The U.S. is one of the few countries around the world that does not offer paid maternity leave, so it’s important that parents start saving early to cover the costs of their temporary absence. Individuals should aim to cover their living costs – food, mortgage, bills, etc. – for their expected leaves, plus the added expenses from their child. This may include hospital stays, doctor’s appointments and other immediate costs a household can expect to incur following the birth of their child.

During the savings period, parents may also be trying to de-clutter their homes to make room for their child. Many accomplish two goals in one by selling off unwanted items that are taking up space in their homes.

Another strategy families can use to both increase their cash cushion and prepare for their new financial situation is to start budgeting for their child early on. When the baby comes, parents may have to drastically reduce their spending – dinners out, entertainment and other discretionary purchases – to accommodate their child.
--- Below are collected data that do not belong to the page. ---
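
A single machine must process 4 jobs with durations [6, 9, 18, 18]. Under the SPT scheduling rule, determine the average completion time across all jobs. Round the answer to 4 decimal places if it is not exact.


Sort jobs by processing time (SPT order): [6, 9, 18, 18]
Compute completion times sequentially:
  Job 1: processing = 6, completes at 6
  Job 2: processing = 9, completes at 15
  Job 3: processing = 18, completes at 33
  Job 4: processing = 18, completes at 51
Sum of completion times = 105
Average completion time = 105/4 = 26.25

26.25


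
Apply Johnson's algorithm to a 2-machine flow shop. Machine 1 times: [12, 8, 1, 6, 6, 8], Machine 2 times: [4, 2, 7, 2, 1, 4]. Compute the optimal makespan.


Apply Johnson's rule:
  Group 1 (a <= b): [(3, 1, 7)]
  Group 2 (a > b): [(1, 12, 4), (6, 8, 4), (2, 8, 2), (4, 6, 2), (5, 6, 1)]
Optimal job order: [3, 1, 6, 2, 4, 5]
Schedule:
  Job 3: M1 done at 1, M2 done at 8
  Job 1: M1 done at 13, M2 done at 17
  Job 6: M1 done at 21, M2 done at 25
  Job 2: M1 done at 29, M2 done at 31
  Job 4: M1 done at 35, M2 done at 37
  Job 5: M1 done at 41, M2 done at 42
Makespan = 42

42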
Getting accustomed to these changes by living on a “post-baby” budget before the child comes can make the transition easier and allow couples to increase their savings. Most financial professionals encourage expectant parents to try living on one salary.

Limiting nursery spending to curb debt

Some parents start off well by saving money and paying off credit card debt before their baby arrives. However, as they near the end of the pregnancy term and start shopping for nursery items, some overspend on items they don’t truly need. Rather than purchasing a top-of-the-line crib that is over-budget, parents should put practicality first. Seeking out items that meet high safety standards, but are not overpriced can help new parents avoid going into debt or endangering their savings goals.

The same goes for clothing, shoes, bottles, binkies and other accessories. Babies quickly grow into toddlers, and spending a fortune on designer baby threads that the child will grow out of in three months is counterproductive to parents’ money management strategies.